Greece officially applied for a three-year loan from the European Stability Mechanism yesterday, and has until the end of today to submit a detailed reform proposal. If the proposal is approved by “the troika” of creditors (the European Central Bank, the IMF, and the European Commission), it would trigger a further meeting of European leaders over the weekend where Greece’s ultimate fate would be decided.
Mario Draghi, president of the European Central Bank, however, appeared to pour cold water on the proposal clearing that first hurdle, saying that “this time it’s really difficult.” Christine Lagarde of the IMF also sounded a note of caution, insisting that any deal will have to include debt restructuring for Greece—something that Germany and several Eastern European countries may find difficult to swallow. As for the Eastern Europeans, many just don’t trust the Greeks to follow through: “It is one thing to put a plan on the table, but implementation is something else. Why should people believe that the new [Greek] proposal will be for real?” the Latvian central bank governor said.
Leaks in the Greek press, however, indicate that the proposal is significant: real cuts to sweetheart pensions and noteworthy tax raises appear to be on the table. And the fact that the far left wing of Syriza has started protesting loudly backs the leaks up, and suggests that Greek Prime Minsiter Alexis Tsipras is facing a revolt in his party by pushing the deal through.

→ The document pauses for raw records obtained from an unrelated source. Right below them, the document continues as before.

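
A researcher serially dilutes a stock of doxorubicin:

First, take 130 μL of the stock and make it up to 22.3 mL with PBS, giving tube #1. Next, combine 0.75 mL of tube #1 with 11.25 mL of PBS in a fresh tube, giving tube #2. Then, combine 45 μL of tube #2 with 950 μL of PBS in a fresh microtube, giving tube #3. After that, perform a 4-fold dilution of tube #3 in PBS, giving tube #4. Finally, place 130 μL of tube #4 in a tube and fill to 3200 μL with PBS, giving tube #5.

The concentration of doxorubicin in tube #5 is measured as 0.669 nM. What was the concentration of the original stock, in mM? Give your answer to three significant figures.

Step 1: 130 μL brought to 22.3 mL → factor 22300/130 = 171.54
Step 2: 0.75 mL + 11.25 mL = 12 mL total → factor 12/0.75 = 16
Step 3: 45 μL + 950 μL = 995 μL total → factor 995/45 = 22.111
Step 4: 4-fold → factor 4
Step 5: 130 μL brought to 3200 μL → factor 3200/130 = 24.615
Overall dilution factor = 171.54 × 16 × 22.111 × 4 × 24.615 = 5.9753 × 10^6
Stock = 0.669 nM × 5.9753 × 10^6 = 3.997 × 10^6 nM = 4.00 mM

4.00 mM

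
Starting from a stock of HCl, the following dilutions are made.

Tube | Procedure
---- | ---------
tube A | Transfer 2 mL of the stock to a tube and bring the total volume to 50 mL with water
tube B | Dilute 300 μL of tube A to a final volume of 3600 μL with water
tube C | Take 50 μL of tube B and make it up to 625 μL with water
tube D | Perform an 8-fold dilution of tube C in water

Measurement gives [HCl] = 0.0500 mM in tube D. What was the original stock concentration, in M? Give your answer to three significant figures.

1.50 M

Step 1: 2 mL brought to 50 mL → factor 50/2 = 25
Step 2: 300 μL brought to 3600 μL → factor 3600/300 = 12
Step 3: 50 μL brought to 625 μL → factor 625/50 = 12.5
Step 4: 8-fold → factor 8
Overall dilution factor = 25 × 12 × 12.5 × 8 = 30000
Stock = 0.0500 mM × 30000 = 1500 mM = 1.50 M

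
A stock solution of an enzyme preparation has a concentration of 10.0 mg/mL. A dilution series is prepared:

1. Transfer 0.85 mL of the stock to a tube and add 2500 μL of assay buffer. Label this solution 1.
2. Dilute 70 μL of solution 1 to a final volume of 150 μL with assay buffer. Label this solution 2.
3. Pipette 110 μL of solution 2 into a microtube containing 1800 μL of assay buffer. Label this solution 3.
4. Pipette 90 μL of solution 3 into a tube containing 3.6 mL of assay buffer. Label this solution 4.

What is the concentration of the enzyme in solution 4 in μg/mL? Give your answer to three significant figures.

1.66 μg/mL

Step 1: 0.85 mL + 2500 μL = 3.35 mL total → factor 3.35/0.85 = 3.9412
Step 2: 70 μL brought to 150 μL → factor 150/70 = 2.1429
Step 3: 110 μL + 1800 μL = 1910 μL total → factor 1910/110 = 17.364
Step 4: 90 μL + 3.6 mL = 3690 μL total → factor 3690/90 = 41
Overall dilution factor = 3.9412 × 2.1429 × 17.364 × 41 = 6012.3
Final = 10.0 mg/mL / 6012.3 = 0.001663 mg/mL = 1.66 μg/mL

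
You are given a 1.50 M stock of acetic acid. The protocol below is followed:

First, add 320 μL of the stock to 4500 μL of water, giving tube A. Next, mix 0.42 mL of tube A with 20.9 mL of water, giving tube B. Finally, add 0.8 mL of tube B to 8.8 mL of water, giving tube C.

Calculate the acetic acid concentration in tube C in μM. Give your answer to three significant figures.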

The deal has the support of Greece’s other parties, so it ought to pass the Greek parliament, if it comes to a vote. It’s a big if, however. If the deal is rejected by the Europeans, Tsipras will no doubt fall back on the more radical elements of his coalition, who are calling for measures such as the nationalization of banks, control of mass media, and the takeovers of major businesses. There are people in Syriza who want a forced exit from the euro; the hard left sees a serious economic crisis as an opportunity to build the kind of Venezuelan mess that communists somehow confuse with social progress.
It’s not looking good for Greece these days. More and more Europeans believe that the country simply can’t implement the kinds of changes that would make its continued presence in the eurozone possible. They could well be right. But more and more people in Greece are so angry and so desperate that genuinely radical consequences of a Grexit cannot be ruled out.
The root problem, as always, isn’t cold-hearted Germans or lazy Greeks. It is a monetary union that doesn’t fit the realities of European life, and the inability of Europe’s institutions to reform it.